I did contact a guy once who was taking pictures of girls sun bathing on a grassy lawn. It's a well known spot where on nice days, 100+ girls will be basking in the rays. He voluntarily showed me his camera, and there were over 300 close up pictures of girls naughty bits on there. Needless to say a check of his record indicated he was a sex offender... Go figure... Unfortunately, in cases like this, those people are protected by the same rights you and I are, so there really isn't anything we can even do to someone like that. Although I bluffed and told him I would release a statement to the press with his name in it and what he was up to. It worked...he deleted the photos and left.
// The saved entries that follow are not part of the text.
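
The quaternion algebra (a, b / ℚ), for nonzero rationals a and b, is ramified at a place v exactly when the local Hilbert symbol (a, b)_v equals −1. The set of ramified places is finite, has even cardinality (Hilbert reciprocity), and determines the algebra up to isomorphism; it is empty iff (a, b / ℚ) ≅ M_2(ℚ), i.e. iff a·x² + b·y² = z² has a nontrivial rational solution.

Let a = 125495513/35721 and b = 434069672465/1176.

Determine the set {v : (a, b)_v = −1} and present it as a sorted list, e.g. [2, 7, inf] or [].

Mod squares: a ≡ 17, b ≡ 390. Check v ∈ {∞, 2, 3, 5, 7, 11, 13, 17, 19, 23}.
v=19: a=19^2·(≡9), b=19^2·(≡13) mod 19; (9|19)=+1, (13|19)=-1; (−1)^{2·2·9}·(+1)^2·(-1)^2 = +1.
v=5: a=5^0·(≡3), b=5^1·(≡3) mod 5; (3|5)=-1, (3|5)=-1; (−1)^{0·1·2}·(-1)^1·(-1)^0 = -1.
v=7: a=7^-2·(≡3), b=7^-2·(≡3) mod 7; (3|7)=-1, (3|7)=-1; (−1)^{-2·-2·3}·(-1)^-2·(-1)^-2 = +1.
v=13: a=13^2·(≡3), b=13^1·(≡3) mod 13; (3|13)=+1, (3|13)=+1; (−1)^{2·1·6}·(+1)^1·(+1)^2 = +1.
v=11: a=11^2·(≡10), b=11^2·(≡5) mod 11; (10|11)=-1, (5|11)=+1; (−1)^{2·2·5}·(-1)^2·(+1)^2 = +1.
v=23: a=23^0·(≡19), b=23^2·(≡15) mod 23; (19|23)=-1, (15|23)=-1; (−1)^{0·2·11}·(-1)^2·(-1)^0 = +1.
v=3: a=3^-6·(≡2), b=3^-1·(≡1) mod 3; (2|3)=-1, (1|3)=+1; (−1)^{-6·-1·1}·(-1)^-1·(+1)^-6 = -1.
v=17: a=17^1·(≡15), b=17^2·(≡1) mod 17; (15|17)=+1, (1|17)=+1; (−1)^{1·2·8}·(+1)^2·(+1)^1 = +1.
v=∞: 17 > 0 and 390 > 0  ⇒  (a,b)_∞ = +1.
v=2: v_2(a)=0, v_2(b)=-3; units ≡ 1, 3 (mod 8); ε·ε+αω+βω = 0·1+0·1+-3·0 ≡ 0  ⇒  (a,b)_2 = +1.
Ram(17, 390) = {3, 5}; no ℚ_3-point on the conic.

[3, 5]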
My personal opinion? Lock up sex offenders forever. No parole. But here we have a cop who doesn't like the law, so uses his uniform and badge to threaten and intimidate someone doing something legal. I wonder what other thing's he's done on duty to a citizen because he didn't like them, but knew they weren't breaking any laws?
Like I said, chilling.
I'm all for adhering to the law...but morality also comes into play at times. I'm not talking about religious morality, but built-in "everybody knows better" morality.
If you see a guy take hundreds of pictures of children at a park and you ask who he works for and he says they're purely "for his own use"...legally you have nothing to charge him with. Does that mean he shouldn't be punished in some way?